A situation where a single order earns hundreds of times can only occur in two cases: low leverage with a long-term perspective, believers; heavy investment with high leverage, a gambler's mentality. The former is acceptable, while the latter is highly discouraged; you might not see one out of a hundred.

Also, do not open orders frequently; the more orders you place, the more mistakes you make. Not to mention how high the transaction fees are, it's just giving commissions to others.

The following suggestions should be helpful for beginners:

1. Choose high-volatility assets:

Focus on mainstream coins (like BTC, SOL) or promising altcoins (especially new coins), as high volatility provides the possibility of high returns.

Pay attention to market trends (DeFi, AI, Layer 2, etc.), and choose coins that have recently been driven by themes.

2. Accurately grasp market trends

Technical analysis: Familiarize yourself with candlestick patterns (like double bottoms, breakout triangles), support/resistance levels, and use indicators like RSI, MACD to determine buy/sell points.

Fundamental analysis: Pay attention to macroeconomics (Federal Reserve interest rate hikes, cryptocurrency policies), project progress (like Ethereum upgrades), and on-chain data (transaction volume, holding changes).

Sentiment analysis: Observe market sentiment through platform X; FOMO (fear of missing out) or FUD (fear, uncertainty, and doubt) often signals entry/exit points.

3. Use leverage wisely

It is recommended for beginners to use 5-10 times leverage, avoiding ultra-high leverage above 20 times to prevent liquidation.

4. Strict risk management

Stop-loss and take-profit: Set stop-loss (-5% to -10%) and take-profit (20%-50%) rules to eliminate emotional trading.

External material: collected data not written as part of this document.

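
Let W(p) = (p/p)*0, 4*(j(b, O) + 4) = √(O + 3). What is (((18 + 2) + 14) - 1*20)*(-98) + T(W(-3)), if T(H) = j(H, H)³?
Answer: -5753/4 + 771*√3/64 ≈ -1417.4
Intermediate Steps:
j(b, O) = -4 + √(3 + O)/4 (j(b, O) = -4 + √(O + 3)/4 = -4 + √(3 + O)/4)
W(p) = 0 (W(p) = 1*0 = 0)
T(H) = (-4 + √(3 + H)/4)³
(((18 + 2) + 14) - 1*20)*(-98) + T(W(-3)) = (((18 + 2) + 14) - 1*20)*(-98) + (-16 + √(3 + 0))³/64 = ((20 + 14) - 20)*(-98) + (-16 + √3)³/64 = (34 - 20)*(-98) + (-16 + √3)³/64 = 14*(-98) + (-16 + √3)³/64 = -1372 + (-16 + √3)³/64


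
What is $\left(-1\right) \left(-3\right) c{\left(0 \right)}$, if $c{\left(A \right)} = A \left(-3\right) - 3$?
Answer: $-9$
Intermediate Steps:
$c{\left(A \right)} = -3 - 3 A$ ($c{\left(A \right)} = - 3 A - 3 = -3 - 3 A$)
$\left(-1\right) \left(-3\right) c{\left(0 \right)} = \left(-1\right) \left(-3\right) \left(-3 - 0\right) = 3 \left(-3 + 0\right) = 3 \left(-3\right) = -9$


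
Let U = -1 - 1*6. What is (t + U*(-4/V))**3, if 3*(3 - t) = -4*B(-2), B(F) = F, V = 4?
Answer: 10648/27 ≈ 394.37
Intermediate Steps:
U = -7 (U = -1 - 6 = -7)
t = 1/3 (t = 3 - (-4)*(-2)/3 = 3 - 1/3*8 = 3 - 8/3 = 1/3 ≈ 0.33333)
(t + U*(-4/V))**3 = (1/3 - (-28)/4)**3 = (1/3 - 7*(-1))**3 = (1/3 + 7)**3 = (22/3)**3 = 10648/27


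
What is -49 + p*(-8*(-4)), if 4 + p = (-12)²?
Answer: 4431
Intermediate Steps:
p = 140 (p = -4 + (-12)² = -4 + 144 = 140)
-49 + p*(-8*(-4)) = -49 + 140*(-8*(-4)) = -49 + 140*32 = -49 + 4480 = 4431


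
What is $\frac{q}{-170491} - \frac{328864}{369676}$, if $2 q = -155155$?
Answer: $- \frac{13694906167}{31513215458} \approx -0.43458$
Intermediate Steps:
$q = - \frac{155155}{2}$ ($q = \frac{1}{2} \left(-155155\right) = - \frac{155155}{2} \approx -77578.0$)
$\frac{q}{-170491} - \frac{328864}{369676} = - \frac{155155}{2 \left(-170491\right)} - \frac{328864}{369676} = \left(- \frac{155155}{2}\right) \left(- \frac{1}{170491}\right) - \frac{82216}{92419} = \frac{155155}{340982} - \frac{82216}{92419} = - \frac{13694906167}{31513215458}$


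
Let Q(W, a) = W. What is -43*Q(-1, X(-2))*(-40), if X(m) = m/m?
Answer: -1720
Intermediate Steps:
X(m) = 1
-43*Q(-1, X(-2))*(-40) = -43*(-1)*(-40) = 43*(-40) = -1720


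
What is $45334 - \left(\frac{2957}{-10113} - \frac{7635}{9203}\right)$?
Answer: $\frac{4219337040652}{93069939} \approx 45335.0$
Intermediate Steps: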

Position management: Do not exceed 10%-20% of total funds for a single trade, diversify risk.

Dynamic adjustment: Adjust positions based on market volatility; reduce positions in a sideways market, increase in a trending market.

5. Capture extreme market conditions

Black swan events: Events like exchange hacks or sudden regulatory changes often lead to opportunities for sharp rises or falls.

Buy low and sell high: Accumulate positions at low levels during market panic (bloodbath) and close positions at high levels during greed (sharp rises).

6. Combine short-term and swing trading

Short-term: Use 4-hour or 1-hour candlesticks to capture intraday fluctuations, entering and exiting quickly, suitable for high-frequency traders.

Swing: Hold positions for several days to weeks based on weekly or daily charts, capturing trend movements.

High returns usually require precise swing operations + high leverage, such as heavily investing in potential coins at low levels in the early stages of a bull market.